And it was this undisguised and “unladylike” desire for success that made Rivers a feminist icon. As revealed in the recent documentary about her life, Joan Rivers: A Piece of Work, Rivers had an incredible work ethic, packing her schedule with standup shows in addition to her E! show Fashion Police and red carpet gigs. She famously hated an empty calendar. Each decision she made—even if it was at the expense of others—was in the pursuit of personal empowerment.

Rivers blazed trails for other women in the comedic industry by bringing taboo topics like abortion to light onstage. Without her, there would be no Sarah Silverman or Chelsea Handler or Amy Schumer. Here are just a few of Joan Rivers’ first:

Feminizing Comedy

Though Rivers—especially as she aged—let jokes about her looks roll off her back, she says she was the first female comedian to refuse to try to be one of the men. The few female comedians working when Rivers began disguised their femininity behind frumpy outfits. Rivers, on the other hand, dressed undeniably like a woman with full hair and makeup. She once quipped, “Women should look good.

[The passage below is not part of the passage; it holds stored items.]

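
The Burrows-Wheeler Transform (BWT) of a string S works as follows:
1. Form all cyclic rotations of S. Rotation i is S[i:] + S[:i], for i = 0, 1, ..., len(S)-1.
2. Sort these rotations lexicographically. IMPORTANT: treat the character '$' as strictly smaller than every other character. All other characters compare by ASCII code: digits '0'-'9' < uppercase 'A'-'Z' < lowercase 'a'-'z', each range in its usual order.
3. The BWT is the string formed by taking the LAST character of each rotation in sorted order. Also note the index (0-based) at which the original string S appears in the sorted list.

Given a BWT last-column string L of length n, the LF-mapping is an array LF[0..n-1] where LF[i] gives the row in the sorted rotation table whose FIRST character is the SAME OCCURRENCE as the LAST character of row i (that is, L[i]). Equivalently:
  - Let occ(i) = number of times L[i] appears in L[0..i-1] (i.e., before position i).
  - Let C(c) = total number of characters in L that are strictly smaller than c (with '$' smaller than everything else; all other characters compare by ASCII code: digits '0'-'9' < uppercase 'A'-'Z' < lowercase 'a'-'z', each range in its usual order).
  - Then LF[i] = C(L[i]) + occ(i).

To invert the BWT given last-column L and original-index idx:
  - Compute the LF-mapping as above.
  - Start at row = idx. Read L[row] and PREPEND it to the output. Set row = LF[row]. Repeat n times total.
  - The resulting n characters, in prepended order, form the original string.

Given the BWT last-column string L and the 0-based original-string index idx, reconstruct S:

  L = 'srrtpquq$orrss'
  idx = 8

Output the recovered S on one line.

LF mapping: 9 5 6 12 2 3 13 4 0 1 7 8 10 11
Walk LF starting at row 8, prepending L[row]:
  step 1: row=8, L[8]='$', prepend. Next row=LF[8]=0
  step 2: row=0, L[0]='s', prepend. Next row=LF[0]=9
  step 3: row=9, L[9]='o', prepend. Next row=LF[9]=1
  step 4: row=1, L[1]='r', prepend. Next row=LF[1]=5
  step 5: row=5, L[5]='q', prepend. Next row=LF[5]=3
  step 6: row=3, L[3]='t', prepend. Next row=LF[3]=12
  step 7: row=12, L[12]='s', prepend. Next row=LF[12]=10
  step 8: row=10, L[10]='r', prepend. Next row=LF[10]=7
  step 9: row=7, L[7]='q', prepend. Next row=LF[7]=4
  step 10: row=4, L[4]='p', prepend. Next row=LF[4]=2
  step 11: row=2, L[2]='r', prepend. Next row=LF[2]=6
  step 12: row=6, L[6]='u', prepend. Next row=LF[6]=13
  step 13: row=13, L[13]='s', prepend. Next row=LF[13]=11
  step 14: row=11, L[11]='r', prepend. Next row=LF[11]=8
Reversed output: rsurpqrstqros$

Answer: rsurpqrstqros$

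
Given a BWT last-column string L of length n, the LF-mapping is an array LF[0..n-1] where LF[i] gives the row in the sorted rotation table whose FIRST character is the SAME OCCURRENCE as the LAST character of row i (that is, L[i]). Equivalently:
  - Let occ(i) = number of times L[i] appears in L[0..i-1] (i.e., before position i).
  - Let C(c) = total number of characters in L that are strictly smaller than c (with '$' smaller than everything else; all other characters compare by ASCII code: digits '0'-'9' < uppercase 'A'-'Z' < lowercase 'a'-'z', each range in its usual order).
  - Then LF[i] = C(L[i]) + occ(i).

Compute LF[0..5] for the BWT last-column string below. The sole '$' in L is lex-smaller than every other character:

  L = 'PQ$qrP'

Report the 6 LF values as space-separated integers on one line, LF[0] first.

Answer: 1 3 0 4 5 2

Derivation:
Char counts: '$':1, 'P':2, 'Q':1, 'q':1, 'r':1
C (first-col start): C('$')=0, C('P')=1, C('Q')=3, C('q')=4, C('r')=5
L[0]='P': occ=0, LF[0]=C('P')+0=1+0=1
L[1]='Q': occ=0, LF[1]=C('Q')+0=3+0=3
L[2]='$': occ=0, LF[2]=C('$')+0=0+0=0
L[3]='q': occ=0, LF[3]=C('q')+0=4+0=4
L[4]='r': occ=0, LF[4]=C('r')+0=5+0=5
L[5]='P': occ=1, LF[5]=C('P')+1=1+1=2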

Work on yourselves. Education? I spit on education. No man is ever going to put his hand up your dress looking for a library card.”

Some women resented Rivers’ obsession with looks and her conviction that women must present themselves as beautiful. But she opened new doors for women comics who can now decide to dress however they want during a set. “I don’t think there’d be a Tina Fey now if I hadn’t tried to look good in the beginning,” she told NPR in 2010.

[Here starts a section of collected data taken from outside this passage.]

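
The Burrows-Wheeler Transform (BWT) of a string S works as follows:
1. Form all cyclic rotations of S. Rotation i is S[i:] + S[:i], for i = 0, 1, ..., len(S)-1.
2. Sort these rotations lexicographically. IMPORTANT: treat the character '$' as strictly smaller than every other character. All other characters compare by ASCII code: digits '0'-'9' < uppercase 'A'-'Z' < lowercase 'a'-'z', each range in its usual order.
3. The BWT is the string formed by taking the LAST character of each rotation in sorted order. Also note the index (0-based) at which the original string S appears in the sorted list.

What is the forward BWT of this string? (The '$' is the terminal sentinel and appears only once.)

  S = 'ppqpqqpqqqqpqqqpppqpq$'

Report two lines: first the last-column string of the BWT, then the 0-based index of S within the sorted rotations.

Answer: qqp$qppqqqpqppqqqqppqp
3

Derivation:
All 22 rotations (rotation i = S[i:]+S[:i]):
  rot[0] = ppqpqqpqqqqpqqqpppqpq$
  rot[1] = pqpqqpqqqqpqqqpppqpq$p
  rot[2] = qpqqpqqqqpqqqpppqpq$pp
  rot[3] = pqqpqqqqpqqqpppqpq$ppq
  rot[4] = qqpqqqqpqqqpppqpq$ppqp
  rot[5] = qpqqqqpqqqpppqpq$ppqpq
  rot[6] = pqqqqpqqqpppqpq$ppqpqq
  rot[7] = qqqqpqqqpppqpq$ppqpqqp
  rot[8] = qqqpqqqpppqpq$ppqpqqpq
  rot[9] = qqpqqqpppqpq$ppqpqqpqq
  rot[10] = qpqqqpppqpq$ppqpqqpqqq
  rot[11] = pqqqpppqpq$ppqpqqpqqqq
  rot[12] = qqqpppqpq$ppqpqqpqqqqp
  rot[13] = qqpppqpq$ppqpqqpqqqqpq
  rot[14] = qpppqpq$ppqpqqpqqqqpqq
  rot[15] = pppqpq$ppqpqqpqqqqpqqq
  rot[16] = ppqpq$ppqpqqpqqqqpqqqp
  rot[17] = pqpq$ppqpqqpqqqqpqqqpp
  rot[18] = qpq$ppqpqqpqqqqpqqqppp
  rot[19] = pq$ppqpqqpqqqqpqqqpppq
  rot[20] = q$ppqpqqpqqqqpqqqpppqp
  rot[21] = $ppqpqqpqqqqpqqqpppqpq
Sorted (with $ < everything):
  sorted[0] = $ppqpqqpqqqqpqqqpppqpq  (last char: 'q')
  sorted[1] = pppqpq$ppqpqqpqqqqpqqq  (last char: 'q')
  sorted[2] = ppqpq$ppqpqqpqqqqpqqqp  (last char: 'p')
  sorted[3] = ppqpqqpqqqqpqqqpppqpq$  (last char: '$')
  sorted[4] = pq$ppqpqqpqqqqpqqqpppq  (last char: 'q')
  sorted[5] = pqpq$ppqpqqpqqqqpqqqpp  (last char: 'p')
  sorted[6] = pqpqqpqqqqpqqqpppqpq$p  (last char: 'p')
  sorted[7] = pqqpqqqqpqqqpppqpq$ppq  (last char: 'q')
  sorted[8] = pqqqpppqpq$ppqpqqpqqqq  (last char: 'q')
  sorted[9] = pqqqqpqqqpppqpq$ppqpqq  (last char: 'q')
  sorted[10] = q$ppqpqqpqqqqpqqqpppqp  (last char: 'p')
  sorted[11] = qpppqpq$ppqpqqpqqqqpqq  (last char: 'q')
  sorted[12] = qpq$ppqpqqpqqqqpqqqppp  (last char: 'p')
  sorted[13] = qpqqpqqqqpqqqpppqpq$pp  (last char: 'p')
  sorted[14] = qpqqqpppqpq$ppqpqqpqqq  (last char: 'q')
  sorted[15] = qpqqqqpqqqpppqpq$ppqpq  (last char: 'q')
  sorted[16] = qqpppqpq$ppqpqqpqqqqpq  (last char: 'q')
  sorted[17] = qqpqqqpppqpq$ppqpqqpqq  (last char: 'q')
  sorted[18] = qqpqqqqpqqqpppqpq$ppqp  (last char: 'p')
  sorted[19] = qqqpppqpq$ppqpqqpqqqqp  (last char: 'p')
  sorted[20] = qqqpqqqpppqpq$ppqpqqpq  (last char: 'q')
  sorted[21] = qqqqpqqqpppqpq$ppqpqqp  (last char: 'p')
Last column: qqp$qppqqqpqppqqqqppqp
Original string S is at sorted index 3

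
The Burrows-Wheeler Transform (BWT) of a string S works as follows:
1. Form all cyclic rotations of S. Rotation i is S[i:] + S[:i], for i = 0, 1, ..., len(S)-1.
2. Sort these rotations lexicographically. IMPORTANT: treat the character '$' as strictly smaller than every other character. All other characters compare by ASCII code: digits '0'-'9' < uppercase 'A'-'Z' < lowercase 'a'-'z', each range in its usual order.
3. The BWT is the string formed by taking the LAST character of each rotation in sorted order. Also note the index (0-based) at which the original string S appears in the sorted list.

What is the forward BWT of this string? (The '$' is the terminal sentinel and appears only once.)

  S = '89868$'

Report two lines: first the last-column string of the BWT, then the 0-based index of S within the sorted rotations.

All 6 rotations (rotation i = S[i:]+S[:i]):
  rot[0] = 89868$
  rot[1] = 9868$8
  rot[2] = 868$89
  rot[3] = 68$898
  rot[4] = 8$8986
  rot[5] = $89868
Sorted (with $ < everything):
  sorted[0] = $89868  (last char: '8')
  sorted[1] = 68$898  (last char: '8')
  sorted[2] = 8$8986  (last char: '6')
  sorted[3] = 868$89  (last char: '9')
  sorted[4] = 89868$  (last char: '$')
  sorted[5] = 9868$8  (last char: '8')
Last column: 8869$8
Original string S is at sorted index 4

Answer: 8869$8
4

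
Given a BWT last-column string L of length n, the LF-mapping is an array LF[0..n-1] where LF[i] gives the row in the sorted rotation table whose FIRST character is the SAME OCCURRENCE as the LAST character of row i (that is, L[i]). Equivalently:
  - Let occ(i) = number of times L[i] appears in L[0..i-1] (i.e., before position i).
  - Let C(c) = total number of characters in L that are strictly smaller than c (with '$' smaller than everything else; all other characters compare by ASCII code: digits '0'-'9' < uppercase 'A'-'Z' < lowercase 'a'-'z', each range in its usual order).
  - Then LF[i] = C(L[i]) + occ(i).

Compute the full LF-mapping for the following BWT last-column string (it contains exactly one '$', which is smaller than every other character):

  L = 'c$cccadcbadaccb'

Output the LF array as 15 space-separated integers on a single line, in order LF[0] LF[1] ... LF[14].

Answer: 6 0 7 8 9 1 13 10 4 2 14 3 11 12 5

Derivation:
Char counts: '$':1, 'a':3, 'b':2, 'c':7, 'd':2
C (first-col start): C('$')=0, C('a')=1, C('b')=4, C('c')=6, C('d')=13
L[0]='c': occ=0, LF[0]=C('c')+0=6+0=6
L[1]='$': occ=0, LF[1]=C('$')+0=0+0=0
L[2]='c': occ=1, LF[2]=C('c')+1=6+1=7
L[3]='c': occ=2, LF[3]=C('c')+2=6+2=8
L[4]='c': occ=3, LF[4]=C('c')+3=6+3=9
L[5]='a': occ=0, LF[5]=C('a')+0=1+0=1
L[6]='d': occ=0, LF[6]=C('d')+0=13+0=13
L[7]='c': occ=4, LF[7]=C('c')+4=6+4=10
L[8]='b': occ=0, LF[8]=C('b')+0=4+0=4
L[9]='a': occ=1, LF[9]=C('a')+1=1+1=2
L[10]='d': occ=1, LF[10]=C('d')+1=13+1=14
L[11]='a': occ=2, LF[11]=C('a')+2=1+2=3
L[12]='c': occ=5, LF[12]=C('c')+5=6+5=11
L[13]='c': occ=6, LF[13]=C('c')+6=6+6=12
L[14]='b': occ=1, LF[14]=C('b')+1=4+1=5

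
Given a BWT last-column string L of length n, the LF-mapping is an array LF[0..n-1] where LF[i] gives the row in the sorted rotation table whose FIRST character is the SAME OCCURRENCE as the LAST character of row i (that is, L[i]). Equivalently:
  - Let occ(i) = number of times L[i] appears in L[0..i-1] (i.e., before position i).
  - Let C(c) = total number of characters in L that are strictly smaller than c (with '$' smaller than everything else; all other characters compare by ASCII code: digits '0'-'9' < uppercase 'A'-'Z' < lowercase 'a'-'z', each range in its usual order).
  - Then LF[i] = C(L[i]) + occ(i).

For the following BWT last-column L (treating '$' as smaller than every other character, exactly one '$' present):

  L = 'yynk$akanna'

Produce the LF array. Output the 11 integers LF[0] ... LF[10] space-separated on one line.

Char counts: '$':1, 'a':3, 'k':2, 'n':3, 'y':2
C (first-col start): C('$')=0, C('a')=1, C('k')=4, C('n')=6, C('y')=9
L[0]='y': occ=0, LF[0]=C('y')+0=9+0=9
L[1]='y': occ=1, LF[1]=C('y')+1=9+1=10
L[2]='n': occ=0, LF[2]=C('n')+0=6+0=6
L[3]='k': occ=0, LF[3]=C('k')+0=4+0=4
L[4]='$': occ=0, LF[4]=C('$')+0=0+0=0
L[5]='a': occ=0, LF[5]=C('a')+0=1+0=1
L[6]='k': occ=1, LF[6]=C('k')+1=4+1=5
L[7]='a': occ=1, LF[7]=C('a')+1=1+1=2
L[8]='n': occ=1, LF[8]=C('n')+1=6+1=7
L[9]='n': occ=2, LF[9]=C('n')+2=6+2=8
L[10]='a': occ=2, LF[10]=C('a')+2=1+2=3

Answer: 9 10 6 4 0 1 5 2 7 8 3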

Rivers made it clear she didn’t do this for her fellow female comedians but in order to distinguish herself and her own career. “But I think of opening doors not just for women comedians — I never think about women,” she continued. “I think just [that I’m] always trying to push for myself, push the boundaries [and] make them listen. Make them listen to the truth and laugh about it.”

Joking About Abortion

Joan Rivers was perhaps the first comedian to joke about abortions. In one of her bits, she spoke about how friends of hers would leave the country to have “appendectomies” when everyone really knew it was an abortion. “And by making jokes about it, you brought it into a position where you could look at it and deal with it. It was no longer something that you couldn’t discuss and had to whisper about,” she told NPR. “When you whisper about something, it’s too big and you can’t get it under control and take control of it.”

Joking About Being Gay

Abortion wasn’t the only secretive subject that Rivers brought to light: the comedian also joked about being gay at a time when even talking about homosexuality was revolutionary. “My original record, not even a CD, that I played for my daughter, which was called Mr. Phyllis & Other Funny Stories—Mr. Phyllis was my hairdresser, and that was very shocking, that you dared to say your hairdresser was gay,” she told the A.V. Club in 2010, referring to the comedy album she put out in 1965. “I know it sounds so stupid.”

She Didn’t Need to Be Liked

Rivers withstood a lot of criticism throughout her career. In doing so, she demonstrated that women don’t always have to be appealing and likeable. “When people hate me, that’s good,” she told the A.V. Club. “They know I’m there. You’re not a chorus kid. Remember in A Chorus Line, she’s having trouble and he keeps saying, ‘You’re standing out,’ and she’s trying not to? They hate me? That’s good.”